Meet The Reclusive Billionaire Behind The Beanie Baby

Meet The Reclusive Billionaire Behind The Beanie Baby
Pair of Beanie Baby bears, Pecan & Almond. (Photo by Urbano Delvalle//Time Life Pictures/Getty Images)
Pair of Beanie Baby bears, Pecan & Almond. (Photo by Urbano Delvalle//Time Life Pictures/Getty Images)

The man who invented those tiny plush toys you used to buy with your allowance dropped out of college and could not serve in the military because of a hearing problem.

These are just a few of the details about Ty Warner, the billionaire creator of the Beanie Baby, revealed in a document filed last week by Warner’s lawyers aimed at reducing his sentence for tax evasion.

Warner, 69, admitted in October that he failed to report income from a UBS account in Switzerland. He plans to pay a $53.6 million fine, according to Bloomberg and faces a prison sentence of up to five years.

ty warnerTy Warner, the creator of the Beanie Baby

Warner was notoriously secretive about himself and his company, leaving fans to guess the meaning of cryptic announcements on his company's website.
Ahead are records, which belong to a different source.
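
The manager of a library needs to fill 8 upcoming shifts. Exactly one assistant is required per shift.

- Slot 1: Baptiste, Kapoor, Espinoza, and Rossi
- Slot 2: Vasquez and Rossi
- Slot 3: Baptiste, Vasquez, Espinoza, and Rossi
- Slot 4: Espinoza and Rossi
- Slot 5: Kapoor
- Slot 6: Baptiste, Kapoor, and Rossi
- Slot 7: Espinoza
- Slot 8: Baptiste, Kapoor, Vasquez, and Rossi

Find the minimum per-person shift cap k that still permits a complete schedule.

With 5 assistants and 8 worker-slots to fill, someone must work at least ⌈8/5⌉ = 2 shifts, so k ≥ 2.
k = 2 works: Slot 1→Baptiste, Slot 2→Vasquez, Slot 3→Vasquez, Slot 4→Espinoza, Slot 5→Kapoor, Slot 6→Baptiste, Slot 7→Espinoza, Slot 8→Kapoor.
Loads: Baptiste 2, Kapoor 2, Vasquez 2, Espinoza 2, Rossi 0 — all ≤ 2.

2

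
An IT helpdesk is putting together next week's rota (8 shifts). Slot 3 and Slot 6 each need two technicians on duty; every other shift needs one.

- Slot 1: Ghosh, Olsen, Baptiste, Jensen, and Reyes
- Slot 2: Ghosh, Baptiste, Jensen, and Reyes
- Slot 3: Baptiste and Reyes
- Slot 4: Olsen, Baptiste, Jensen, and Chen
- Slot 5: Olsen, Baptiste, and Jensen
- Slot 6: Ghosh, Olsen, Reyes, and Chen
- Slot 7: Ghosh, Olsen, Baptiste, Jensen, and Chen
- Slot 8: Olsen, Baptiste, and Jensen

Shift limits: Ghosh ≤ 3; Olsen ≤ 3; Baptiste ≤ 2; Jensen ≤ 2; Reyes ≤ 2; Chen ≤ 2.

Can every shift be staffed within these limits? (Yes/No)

Yes

Slot 3 can only be covered by Baptiste and Reyes, so that assignment is forced.
One valid schedule: Slot 1→Ghosh, Slot 2→Ghosh, Slot 3→Baptiste+Reyes, Slot 4→Olsen, Slot 5→Olsen, Slot 6→Reyes+Chen, Slot 7→Ghosh, Slot 8→Olsen.
Loads: Ghosh 3/3, Olsen 3/3, Baptiste 1/2, Jensen 0/2, Reyes 2/2, Chen 1/2 — all within limits.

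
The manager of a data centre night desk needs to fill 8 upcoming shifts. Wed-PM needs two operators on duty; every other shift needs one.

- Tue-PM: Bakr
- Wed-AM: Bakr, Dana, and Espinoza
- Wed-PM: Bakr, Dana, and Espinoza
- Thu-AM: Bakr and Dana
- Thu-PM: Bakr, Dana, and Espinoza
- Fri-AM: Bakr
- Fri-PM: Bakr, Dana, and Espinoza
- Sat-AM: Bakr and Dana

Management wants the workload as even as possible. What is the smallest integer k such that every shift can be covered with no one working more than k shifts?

3

With 3 operators and 9 worker-slots to fill, someone must work at least ⌈9/3⌉ = 3 shifts, so k ≥ 3.
k = 3 works: Tue-PM→Bakr, Wed-AM→Dana, Wed-PM→Dana+Espinoza, Thu-AM→Bakr, Thu-PM→Espinoza, Fri-AM→Bakr, Fri-PM→Espinoza, Sat-AM→Dana.
Loads: Bakr 3, Dana 3, Espinoza 3 — all ≤ 3.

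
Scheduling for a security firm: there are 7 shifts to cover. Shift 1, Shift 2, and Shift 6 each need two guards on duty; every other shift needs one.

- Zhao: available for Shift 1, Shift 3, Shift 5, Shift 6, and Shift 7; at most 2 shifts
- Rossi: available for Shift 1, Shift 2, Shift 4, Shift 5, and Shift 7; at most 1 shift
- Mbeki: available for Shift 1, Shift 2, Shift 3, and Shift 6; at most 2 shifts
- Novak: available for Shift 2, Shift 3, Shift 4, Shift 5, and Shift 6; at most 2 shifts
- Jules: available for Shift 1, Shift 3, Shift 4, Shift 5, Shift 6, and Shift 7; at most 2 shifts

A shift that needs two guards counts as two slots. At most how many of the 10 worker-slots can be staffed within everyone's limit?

9

Total capacity across all guards is 2+1+2+2+2 = 9, and 10 slots are needed, so at most 9 can be filled.
An assignment achieving 9: Shift 1→Zhao+Mbeki, Shift 2→Rossi+Mbeki, Shift 3→Novak, Shift 4→Novak, Shift 5→Jules, Shift 6→Jules, Shift 7→Zhao.
Loads: Zhao 2/2, Rossi 1/1, Mbeki 2/2, Novak 2/2, Jules 2/2.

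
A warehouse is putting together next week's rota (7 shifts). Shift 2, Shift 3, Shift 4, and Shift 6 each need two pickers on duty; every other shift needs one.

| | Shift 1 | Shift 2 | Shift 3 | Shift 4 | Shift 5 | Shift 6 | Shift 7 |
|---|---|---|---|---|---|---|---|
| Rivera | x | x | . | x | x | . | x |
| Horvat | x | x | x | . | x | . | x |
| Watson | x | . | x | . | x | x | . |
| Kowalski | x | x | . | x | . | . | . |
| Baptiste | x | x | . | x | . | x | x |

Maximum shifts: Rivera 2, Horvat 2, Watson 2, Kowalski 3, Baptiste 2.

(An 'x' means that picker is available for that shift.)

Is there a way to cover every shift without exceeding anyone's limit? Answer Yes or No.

Yes

Shift 3 can only be covered by Horvat and Watson, so that assignment is forced.
Shift 6 can only be covered by Watson and Baptiste, so that assignment is forced.
One valid schedule: Shift 1→Kowalski, Shift 2→Kowalski+Baptiste, Shift 3→Horvat+Watson, Shift 4→Rivera+Kowalski, Shift 5→Rivera, Shift 6→Watson+Baptiste, Shift 7→Horvat.
Loads: Rivera 2/2, Horvat 2/2, Watson 2/2, Kowalski 3/3, Baptiste 2/2 — all within limits.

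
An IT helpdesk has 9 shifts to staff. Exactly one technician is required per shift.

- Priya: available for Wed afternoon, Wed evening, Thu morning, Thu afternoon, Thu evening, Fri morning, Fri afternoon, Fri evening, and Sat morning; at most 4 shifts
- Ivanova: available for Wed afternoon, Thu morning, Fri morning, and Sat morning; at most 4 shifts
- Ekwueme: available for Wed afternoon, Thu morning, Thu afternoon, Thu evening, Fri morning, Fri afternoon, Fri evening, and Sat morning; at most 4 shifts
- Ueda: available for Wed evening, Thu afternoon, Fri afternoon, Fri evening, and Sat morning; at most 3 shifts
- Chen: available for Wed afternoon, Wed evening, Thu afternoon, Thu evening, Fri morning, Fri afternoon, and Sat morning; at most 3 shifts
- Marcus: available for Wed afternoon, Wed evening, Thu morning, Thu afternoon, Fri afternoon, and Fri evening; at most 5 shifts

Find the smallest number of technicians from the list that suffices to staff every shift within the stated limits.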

As Businessweek notes, the court document provides a rare glimpse into Warner’s private life.

Warner’s lawyers describe him as “a self-made American success story,” who “emerged from an unhappy family and a youth devoid of educational advantages,” in the document. He was forced to drop out of Kalamazoo College in 1962 because he couldn’t afford it, and Warner was designated unable to serve in the military because of hearing loss.

Warner also helped take care of his mother, a paranoid schizophrenic, the court document states. He worked a variety of jobs, including selling encyclopedias and parking cars, before becoming a sales representative for Dakin, a toy company. It was there that he discovered his passion for toys, according to the document.

In 1985, Warner launched Ty Inc. out of his condominium in Illinois and in the early 1990s, he invented the Beanie Baby. The toy was designed to be easy for kids to carry around and buy with their own money, the document states.

They were a huge hit. Toy stores reported waiting lists of 10,000 people or more at the height of the frenzy in the mid-1990s, according to an AdAge story at the time. Warner helped make the toys desirable by retiring certain characters and replacing them with new ones. Now, certain individual Beanie Babies and collections still sell for more than $1,000 on eBay.

Warner also kept tight control over Beanie Baby production, according to the court document. He “treated the final decision about the particular fabric or color of the company’s next Beanie Baby as a non-delegable assignment,” the document states.